More than two decades later, Jazz Aspen Snowmass still plays an integral role in attracting and managing the concert series talent.
“At this point, the free concert series is an institution, which is driven by the pure social interaction of people gathering on a beautiful Colorado summer night with their friends and food and booze and vibes,” Horowitz said. “It’s a very quintessential Colorado experience.”
“That’s like a generation,” he added. “When you’ve done something for 20 years.”
For Sivess and countless families around the valley, Snowmass’ free concert series is a family affair.
“(My wife and I) used to take the kids and put them on our shoulder,” Sivess said. “The kids kept coming to the concerts in the summer as much as they could with their friends. Now the kids are 31 and 29 years old, and their friends will come down and visit with us.”
Sivess and his wife have missed only a handful of Fanny Hill concerts since its inception. One of his favorite memories is attending with his wife, children and their grandma, otherwise known as “mosh-pit mom.”
“Grandma would dance, the kids would dance,” Sivess recalled. “Just three generations enjoying music.”
While the concerts used to take place only on Thursdays, in more recent years, the series has expanded to offer a few Friday and Saturday shows throughout the summer.
Virginia McNellis of Snowmass Tourism said the marketing team has learned over the years that “we’re able to get bigger and better acts by being more flexible with the days.”
When possible, Snowmass Tourism attempts to coincide the genre of music with the big events in town, McNellis said.

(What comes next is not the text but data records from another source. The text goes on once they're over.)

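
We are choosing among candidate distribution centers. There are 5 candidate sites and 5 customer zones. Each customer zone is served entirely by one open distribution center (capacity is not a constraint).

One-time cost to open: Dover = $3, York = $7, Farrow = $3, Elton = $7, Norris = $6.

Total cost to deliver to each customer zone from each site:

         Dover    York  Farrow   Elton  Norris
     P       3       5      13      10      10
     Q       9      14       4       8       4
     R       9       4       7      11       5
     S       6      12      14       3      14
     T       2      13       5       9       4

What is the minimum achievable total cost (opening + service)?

For any fixed open set, each customer zone goes to its cheapest open site; total = fixed + service.
{Dover, Farrow}: P→Dover 3, Q→Farrow 4, R→Farrow 7, S→Dover 6, T→Dover 2. Service 22; fixed 6; total 28.
{Dover, Norris}: service 20 + fixed 9 = 29
{Dover}: service 29 + fixed 3 = 32
{Dover, York, Farrow, Elton, Norris}: P→Dover 3, Q→Farrow 4, R→York 4, S→Elton 3, T→Dover 2. Service 16; fixed 26; total 42.
No other subset beats 28.

Minimum total cost: 28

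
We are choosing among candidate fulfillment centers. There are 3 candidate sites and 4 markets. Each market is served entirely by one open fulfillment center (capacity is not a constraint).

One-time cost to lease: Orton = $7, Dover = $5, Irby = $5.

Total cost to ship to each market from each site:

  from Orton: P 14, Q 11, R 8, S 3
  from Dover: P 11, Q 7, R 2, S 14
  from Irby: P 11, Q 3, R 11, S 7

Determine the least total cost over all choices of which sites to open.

Minimum total cost: 33

For any fixed open set, each market goes to its cheapest open site; total = fixed + service.
{Dover, Irby}: P→Dover 11, Q→Irby 3, R→Dover 2, S→Irby 7. Service 23; fixed 10; total 33.
{Orton, Dover}: P→Dover 11, Q→Dover 7, R→Dover 2, S→Orton 3. Service 23; fixed 12; total 35.
{Orton, Dover, Irby}: P→Dover 11, Q→Irby 3, R→Dover 2, S→Orton 3. Service 19; fixed 17; total 36.
{Dover}: service 34 + fixed 5 = 39
No other subset beats 33.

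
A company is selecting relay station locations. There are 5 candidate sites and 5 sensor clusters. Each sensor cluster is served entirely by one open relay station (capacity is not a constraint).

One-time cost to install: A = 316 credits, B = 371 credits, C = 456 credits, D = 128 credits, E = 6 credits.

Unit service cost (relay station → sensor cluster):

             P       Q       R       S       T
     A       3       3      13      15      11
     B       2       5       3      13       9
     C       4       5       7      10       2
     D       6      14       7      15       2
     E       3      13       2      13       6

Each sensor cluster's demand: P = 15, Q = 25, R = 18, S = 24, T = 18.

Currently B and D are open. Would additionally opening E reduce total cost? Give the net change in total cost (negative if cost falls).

Yes — net change −12 (cost falls by 12).

Current service cost with {B, D}: 557.
Adding E: each sensor cluster re-picks its cheapest; new service cost 539, saving 18.
Extra fixed cost: 6. Net change = 6 − 18 = -12.
(Totals: 1056 → 1044.)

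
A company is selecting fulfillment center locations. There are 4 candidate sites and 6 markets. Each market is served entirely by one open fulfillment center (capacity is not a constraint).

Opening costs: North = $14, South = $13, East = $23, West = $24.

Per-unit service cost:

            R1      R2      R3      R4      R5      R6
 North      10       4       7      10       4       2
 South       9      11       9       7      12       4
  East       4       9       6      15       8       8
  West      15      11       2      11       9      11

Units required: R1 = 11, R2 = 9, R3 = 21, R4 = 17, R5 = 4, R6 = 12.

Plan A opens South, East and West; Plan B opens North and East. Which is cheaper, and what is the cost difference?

Plan A is cheaper by 27.

Plan A: {South, East, West}: R1→East 4·11=44, R2→East 9·9=81, R3→West 2·21=42, R4→South 7·17=119, R5→East 8·4=32, R6→South 4·12=48. Service 366; fixed 60; total 426.
Plan B: {North, East}: R1→East 4·11=44, R2→North 4·9=36, R3→East 6·21=126, R4→North 10·17=170, R5→North 4·4=16, R6→North 2·12=24. Service 416; fixed 37; total 453.
Difference: |426 − 453| = 27.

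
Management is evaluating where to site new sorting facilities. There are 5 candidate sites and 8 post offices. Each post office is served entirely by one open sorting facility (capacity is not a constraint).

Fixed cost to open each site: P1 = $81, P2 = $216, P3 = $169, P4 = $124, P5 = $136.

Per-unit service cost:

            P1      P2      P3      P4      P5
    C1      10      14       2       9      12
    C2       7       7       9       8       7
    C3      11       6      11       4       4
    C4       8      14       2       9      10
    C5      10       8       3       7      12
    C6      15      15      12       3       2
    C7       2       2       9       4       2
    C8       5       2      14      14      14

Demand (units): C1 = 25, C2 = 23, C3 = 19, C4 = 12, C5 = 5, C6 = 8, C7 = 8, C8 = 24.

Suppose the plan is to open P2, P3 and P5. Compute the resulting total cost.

Each post office is assigned to its cheapest site among the open ones.
{P2, P3, P5}: C1→P3 2·25=50, C2→P2 7·23=161, C3→P5 4·19=76, C4→P3 2·12=24, C5→P3 3·5=15, C6→P5 2·8=16, C7→P2 2·8=16, C8→P2 2·24=48. Service 406; fixed 521; total 927.

Total cost: 927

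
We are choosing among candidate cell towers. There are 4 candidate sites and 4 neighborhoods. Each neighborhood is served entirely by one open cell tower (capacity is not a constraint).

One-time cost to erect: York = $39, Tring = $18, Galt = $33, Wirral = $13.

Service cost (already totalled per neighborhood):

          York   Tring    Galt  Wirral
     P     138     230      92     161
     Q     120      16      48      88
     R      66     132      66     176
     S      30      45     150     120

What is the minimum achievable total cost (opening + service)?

For any fixed open set, each neighborhood goes to its cheapest open site; total = fixed + service.
{Tring, Galt}: P→Galt 92, Q→Tring 16, R→Galt 66, S→Tring 45. Service 219; fixed 51; total 270.
{Tring, Galt, Wirral}: service 219 + fixed 64 = 283
{York, Tring, Galt}: P→Galt 92, Q→Tring 16, R→York 66, S→York 30. Service 204; fixed 90; total 294.
{York, Tring, Galt, Wirral}: P→Galt 92, Q→Tring 16, R→York 66, S→York 30. Service 204; fixed 103; total 307.
No other subset beats 270.

Minimum total cost: 270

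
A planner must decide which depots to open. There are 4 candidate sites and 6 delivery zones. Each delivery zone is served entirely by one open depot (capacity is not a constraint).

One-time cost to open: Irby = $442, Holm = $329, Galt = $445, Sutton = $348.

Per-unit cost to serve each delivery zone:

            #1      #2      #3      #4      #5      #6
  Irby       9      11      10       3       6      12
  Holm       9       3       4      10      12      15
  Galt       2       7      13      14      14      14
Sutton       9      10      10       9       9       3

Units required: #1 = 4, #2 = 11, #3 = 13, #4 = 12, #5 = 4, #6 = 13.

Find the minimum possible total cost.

For any fixed open set, each delivery zone goes to its cheapest open site; total = fixed + service.
{Sutton}: #1→Sutton 9·4=36, #2→Sutton 10·11=110, #3→Sutton 10·13=130, #4→Sutton 9·12=108, #5→Sutton 9·4=36, #6→Sutton 3·13=39. Service 459; fixed 348; total 807.
{Holm}: service 484 + fixed 329 = 813
{Irby}: #1→Irby 9·4=36, #2→Irby 11·11=121, #3→Irby 10·13=130, #4→Irby 3·12=36, #5→Irby 6·4=24, #6→Irby 12·13=156. Service 503; fixed 442; total 945.
{Irby, Holm, Galt, Sutton}: #1→Galt 2·4=8, #2→Holm 3·11=33, #3→Holm 4·13=52, #4→Irby 3·12=36, #5→Irby 6·4=24, #6→Sutton 3·13=39. Service 192; fixed 1564; total 1756.
(All 15 nonempty subsets were checked; Sutton only is lowest.)

Minimum total cost: 807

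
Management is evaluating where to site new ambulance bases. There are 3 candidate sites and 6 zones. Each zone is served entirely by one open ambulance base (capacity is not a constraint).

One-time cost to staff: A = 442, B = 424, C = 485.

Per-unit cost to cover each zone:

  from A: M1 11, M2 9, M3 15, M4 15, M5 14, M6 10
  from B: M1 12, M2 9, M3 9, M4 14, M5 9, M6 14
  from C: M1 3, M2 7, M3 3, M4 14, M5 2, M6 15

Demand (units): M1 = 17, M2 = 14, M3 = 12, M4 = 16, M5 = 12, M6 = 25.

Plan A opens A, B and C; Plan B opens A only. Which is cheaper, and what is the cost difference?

Plan A: {A, B, C}: M1→C 3·17=51, M2→C 7·14=98, M3→C 3·12=36, M4→B 14·16=224, M5→C 2·12=24, M6→A 10·25=250. Service 683; fixed 1351; total 2034.
Plan B: {A}: M1→A 11·17=187, M2→A 9·14=126, M3→A 15·12=180, M4→A 15·16=240, M5→A 14·12=168, M6→A 10·25=250. Service 1151; fixed 442; total 1593.
Difference: |2034 − 1593| = 441.

Plan B is cheaper by 441.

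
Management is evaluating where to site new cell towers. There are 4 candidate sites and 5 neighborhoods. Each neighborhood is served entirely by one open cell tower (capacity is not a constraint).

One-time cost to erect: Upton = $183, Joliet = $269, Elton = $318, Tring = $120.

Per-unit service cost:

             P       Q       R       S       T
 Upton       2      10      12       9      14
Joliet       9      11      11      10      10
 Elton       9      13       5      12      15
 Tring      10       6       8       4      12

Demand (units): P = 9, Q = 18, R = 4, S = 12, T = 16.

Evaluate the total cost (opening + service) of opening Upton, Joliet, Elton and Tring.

Each neighborhood is assigned to its cheapest site among the open ones.
{Upton, Joliet, Elton, Tring}: P→Upton 2·9=18, Q→Tring 6·18=108, R→Elton 5·4=20, S→Tring 4·12=48, T→Joliet 10·16=160. Service 354; fixed 890; total 1244.

Total cost: 1244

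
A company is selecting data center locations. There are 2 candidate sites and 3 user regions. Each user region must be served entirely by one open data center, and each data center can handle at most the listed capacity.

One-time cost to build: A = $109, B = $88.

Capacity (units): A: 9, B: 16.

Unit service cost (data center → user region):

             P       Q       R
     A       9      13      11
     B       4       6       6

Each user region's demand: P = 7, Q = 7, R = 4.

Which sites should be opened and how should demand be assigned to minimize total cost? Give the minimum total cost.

Minimum total cost: 311

Open {A, B}: P→B 4·7=28, Q→B 6·7=42, R→A 11·4=44.
Loads: A carries 4/9, B carries 14/16. Service 114; fixed 197; total 311.
Next best feasible plan costs 326.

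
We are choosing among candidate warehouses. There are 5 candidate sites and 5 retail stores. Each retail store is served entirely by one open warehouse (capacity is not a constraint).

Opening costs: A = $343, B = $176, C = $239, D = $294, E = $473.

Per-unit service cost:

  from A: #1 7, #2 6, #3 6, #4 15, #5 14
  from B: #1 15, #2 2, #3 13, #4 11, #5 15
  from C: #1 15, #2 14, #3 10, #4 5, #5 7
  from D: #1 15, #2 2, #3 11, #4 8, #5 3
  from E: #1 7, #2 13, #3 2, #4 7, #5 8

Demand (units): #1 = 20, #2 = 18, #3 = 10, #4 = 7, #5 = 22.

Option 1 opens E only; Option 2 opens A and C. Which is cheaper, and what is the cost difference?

Option 1: {E}: #1→E 7·20=140, #2→E 13·18=234, #3→E 2·10=20, #4→E 7·7=49, #5→E 8·22=176. Service 619; fixed 473; total 1092.
Option 2: {A, C}: #1→A 7·20=140, #2→A 6·18=108, #3→A 6·10=60, #4→C 5·7=35, #5→C 7·22=154. Service 497; fixed 582; total 1079.
Difference: |1092 − 1079| = 13.

Option 2 is cheaper by 13.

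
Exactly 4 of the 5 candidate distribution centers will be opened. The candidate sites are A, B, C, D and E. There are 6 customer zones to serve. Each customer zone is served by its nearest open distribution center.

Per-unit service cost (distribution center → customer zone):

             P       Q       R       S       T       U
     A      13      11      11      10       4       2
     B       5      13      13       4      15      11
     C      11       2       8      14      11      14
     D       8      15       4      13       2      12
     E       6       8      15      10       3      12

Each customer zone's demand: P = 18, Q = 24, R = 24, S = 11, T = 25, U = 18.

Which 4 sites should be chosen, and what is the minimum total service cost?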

“Events are a key component of summer tourism and have helped grow occupancy significantly over the past several years,” McNellis said. “Having concerts align with events means that event producers can help secure bigger acts, and event attendees get to see Snowmass at its best.”
Looking back more than a quarter-century, Mercatoris said he is incredibly proud of the series’ evolution.
“It’s one of the nice achievements that we’ve been able to give back to the community,” Mercatoris said. “It’s pretty huge now when you see the kind of talent that’s coming in and the production equipment and the stage.
“It’s definitely grown into something that the community can be very proud of.”